We emphasise a personalised approach, advocating for tailored follow-up strategies based on risk stratification. Long-term surveillance protocols are detailed, with specific recommendations on the use of thyroglobulin testing, neck ultrasound, and other imaging modalities to monitor for disease recurrence. While these guidelines serve as a general framework, we encourage individualised patient care based on clinical judgement and patient-specific factors.
Supplementary materials
This is linked to the online version of the paper at https://doi.org/10.1530/ETJ-25-0072.
Declaration of interest
The authors declare that there is no conflict of interest that could be perceived as prejudicing the impartiality of the work reported.
Funding
This work was supported by Bayer Canada, Eli Lilly Canada, and the Canadian Society of Endocrinology and Metabolism (CSEM).
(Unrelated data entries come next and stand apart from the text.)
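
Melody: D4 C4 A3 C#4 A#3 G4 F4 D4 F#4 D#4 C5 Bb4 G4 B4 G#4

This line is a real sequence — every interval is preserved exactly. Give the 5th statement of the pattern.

Bb5 Ab5 F5 A5 F#5

Unit = 5 notes; the statements start on D4, G4, C5, moving up a 4th each time.
Extending up a 4th: F5 → Bb5.
From Bb5 the exact shape gives Bb5 Ab5 F5 A5 F#5.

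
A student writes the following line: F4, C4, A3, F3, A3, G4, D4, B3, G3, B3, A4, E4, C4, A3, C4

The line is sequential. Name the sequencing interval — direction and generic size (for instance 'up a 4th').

up a 2nd

With a 5-note motive the entries are F4, G4, A4, each up a 2nd from the previous.
F4 to G4 is up a 2nd.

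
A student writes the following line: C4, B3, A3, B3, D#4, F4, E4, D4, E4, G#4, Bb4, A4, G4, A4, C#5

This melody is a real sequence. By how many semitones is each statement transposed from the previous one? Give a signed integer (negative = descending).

With a 5-note motive the entries are C4, F4, Bb4, each up a 4th from the previous.
C4→F4 is 65 − 60 = 5 semitones.

5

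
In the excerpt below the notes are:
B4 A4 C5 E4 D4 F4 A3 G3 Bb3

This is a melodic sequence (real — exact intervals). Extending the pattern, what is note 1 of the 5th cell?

With 3-note cells, note 1 of each statement runs B4, E4, A3.
Carrying that down a 5th forward: D3 → G2.

G2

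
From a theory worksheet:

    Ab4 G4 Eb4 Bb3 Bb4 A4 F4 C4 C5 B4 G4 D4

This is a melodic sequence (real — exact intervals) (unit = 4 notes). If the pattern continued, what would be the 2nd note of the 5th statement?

D#5

Grouping in 4s, the 2nd note of each cell is G4, A4, B4.
Extending up a 2nd: C#5 → D#5.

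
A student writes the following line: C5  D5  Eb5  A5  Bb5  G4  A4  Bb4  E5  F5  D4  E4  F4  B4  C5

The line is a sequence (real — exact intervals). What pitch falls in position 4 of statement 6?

G#3

With 5-note cells, note 4 of each statement runs A5, E5, B4.
Extending down a 4th: F#4 → C#4 → G#3.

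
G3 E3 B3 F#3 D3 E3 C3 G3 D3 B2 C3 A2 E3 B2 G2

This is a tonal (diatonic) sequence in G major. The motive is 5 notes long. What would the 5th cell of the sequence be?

F#2 D2 A2 E2 C2

Taking 5-note groups, the heads are G3, E3, C3: the pattern moves down a 3rd.
Continuing the starts: A2 → F#2.
From F#2 the diatonic shape gives F#2 D2 A2 E2 C2.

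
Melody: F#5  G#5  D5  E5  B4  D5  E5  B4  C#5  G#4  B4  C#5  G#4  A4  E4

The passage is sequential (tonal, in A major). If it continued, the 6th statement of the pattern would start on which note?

Taking 5-note groups, the heads are F#5, D5, B4: the pattern moves down a 3rd.
Extending the heads down a 3rd: G#4 → E4 → C#4.

C#4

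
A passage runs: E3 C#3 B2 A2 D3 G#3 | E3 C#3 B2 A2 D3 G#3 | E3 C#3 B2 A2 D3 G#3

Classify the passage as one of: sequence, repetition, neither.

repetition

Each 6-note cell is identical (E3 C#3 B2 A2 D3 G#3), restated at the same pitch.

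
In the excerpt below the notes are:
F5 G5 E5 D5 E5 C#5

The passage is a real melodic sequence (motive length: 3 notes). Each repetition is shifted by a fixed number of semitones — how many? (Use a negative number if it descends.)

The 3-note cells begin on F5, D5 — each down a 3rd from the last.
F5 to D5 spans -3 semitones.

-3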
Author contribution statement
All authors contributed to the writing of the manuscript except M S who provided patient advice during the discussions and H L who participated in the discussion and manuscript revision. R P conceived the initial consensus outline.
Acknowledgements
We thank Elizabeth Russell, BA, MLIS, Medical Librarian at St. Joseph’s Staff and Patient Libraries, for contributing to the literature search and Inika Anderson, Executive Director, CSEM, for organisational support and organisation of voting surveys and Nisreen Shumayrikh, PhD, for providing medical writing and editing services.